Cutthroat Competition
The bachelorettes will stop at nothing to end up in Bumblef*ck, Iowa, with their dashingly boring farmer Chris. They will lie, fake injuries, use their children, and f*ck a guy who is simultaneously sleeping with 24 other women just to win and ultimately break up with the bachelor. In The Hunger Games, these kids don't really have a choice. But in either instance, it's the same ride or die mentality. These contestants are willing to literally and/or figuratively draw blood to win.
Pampered Lifestyle
During the eight weeks on the show, the bachelorettes get to experience living in a mansion with an unlimited amount of food, booze, and anything else they could dream of. For the weeks leading up to The Hunger Games, contestants get to live in mansions with an unlimited amount of food, booze, and anything else they could dream of. I guess you can justify national humiliation/death with a couple weeks of partying.
Awesome Makeup/Wardrobe
The bachelorettes come prepared with beautiful gowns and makeup on point. And in some episodes, they are given these items. Just the other week one of the contestants got to keep a ball gown, Neil Lane diamond jewelry, and a pair of Louboutins. You've seen The Hunger Games. Katniss gets to look like a god damn Charizard, traipsing around the Capitol in her flaming wardrobe for days. Am I salty? You bet your ass.
Volunteers
All I need to say about The Bachelor is that human beings willingly volunteer to be on this show. That says a lot about our society. And in The Hunger Games, Katniss selflessly volunteers to take her lame sister's place. What a world we live in!
Family Disappointment
Let's be honest ladies, if you ever went on The Bachelor, would your family ever speak to you again? Didn't think so. The Hunger Games are a little bit different. Your family is only disappointed if you die, which only happens to 23 of the 24 contestants! I like those odds.
Sob Story
"My baby daddy doesn't come around to see his daughter." "My dad is disappointed in my exotic dancing." "People were mean to me in high school." These are some (slightly exaggerated) examples of sob stories the girls put out for sympathy on The Bachelor. Hmm, sounds pretty similar to "I volunteered to take my little sister's place so she could chill at home." I'm onto you Katniss.

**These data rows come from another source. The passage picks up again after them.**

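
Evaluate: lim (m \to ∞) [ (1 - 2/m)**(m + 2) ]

Write it as [(1 - 2/m)^m]^(1) · (1 - 2/m)^(2). The bracketed term tends to e^(-2) and the second factor to 1, so the limit is e^(-2).

e^(-2)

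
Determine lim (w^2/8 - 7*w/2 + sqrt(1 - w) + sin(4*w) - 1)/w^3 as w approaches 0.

-515/48

Substitution gives 0/0 (the numerator vanishes to order 3).
Expand each term to order w^3: the coefficient of w^3 in √(1 - w) is -1/16 and in sin(4w) is -32/3.
Lower-order terms cancel with the polynomial part, so the numerator is (-515/48)·w^3 + o(w^3), and the limit is (-515/48)/(1) = -515/48.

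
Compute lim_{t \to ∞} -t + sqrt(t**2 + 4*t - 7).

This has the form ∞ − ∞. Multiply and divide by the conjugate √(t^2 + 4*t - 7) + t.
That gives (4t - 7) / (√(t^2 + 4*t - 7) + t).
Divide numerator and denominator by t: the limit is 4/(2·1) = 2.

2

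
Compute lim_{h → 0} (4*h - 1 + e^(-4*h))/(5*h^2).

Direct substitution gives 0/0.
Apply L'Hôpital: lim (4 - 4*e^(-4*h))/(10*h), still 0/0.
After 2 applications of L'Hôpital's rule the quotient is (16*e^(-4*h))/(10); substituting h = 0 gives 8/5.

8/5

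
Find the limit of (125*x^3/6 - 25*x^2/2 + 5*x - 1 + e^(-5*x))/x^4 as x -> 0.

Direct substitution gives 0/0.
Apply L'Hôpital: lim (125*x^2/2 - 25*x + 5 - 5*e^(-5*x))/(4*x^3), still 0/0.
Apply L'Hôpital: lim (125*x - 25 + 25*e^(-5*x))/(12*x^2), still 0/0.
Apply L'Hôpital: lim (125 - 125*e^(-5*x))/(24*x), still 0/0.
After 4 applications of L'Hôpital's rule the quotient is (625*e^(-5*x))/(24); substituting x = 0 gives 625/24.

625/24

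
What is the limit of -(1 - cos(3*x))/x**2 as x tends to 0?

-9/2

Substitution gives 0/0.
Use (1 − cos u)/u² → 1/2 with u = 3x: the limit is 3²/(2·(-1)) = -9/2.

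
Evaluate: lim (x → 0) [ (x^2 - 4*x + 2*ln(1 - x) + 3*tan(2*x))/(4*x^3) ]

11/6

Substitution gives 0/0 (the numerator vanishes to order 3).
Expand each term to order x^3: the coefficient of x^3 in 2·ln(1 - x) is -2/3 and in 3·tan(2x) is 8.
Lower-order terms cancel with the polynomial part, so the numerator is (22/3)·x^3 + o(x^3), and the limit is (22/3)/(4) = 11/6.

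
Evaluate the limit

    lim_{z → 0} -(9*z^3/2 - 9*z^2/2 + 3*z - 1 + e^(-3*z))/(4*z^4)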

Stuck in a Shitty Place if You Survive
Iowa is basically the District 12 of the United States in my opinion. Sure, at least in Iowa you won't be fighting for your life and surviving on squirrels, but you'll still be bored out of your mind and living on a farm five miles from the nearest neighbor. I think I'll take District 12.
So there it is. Agree, disagree, either way, I'll be watching The Bachelor this season until one of these women either wins or has a mental breakdown of Charlie Sheen proportions.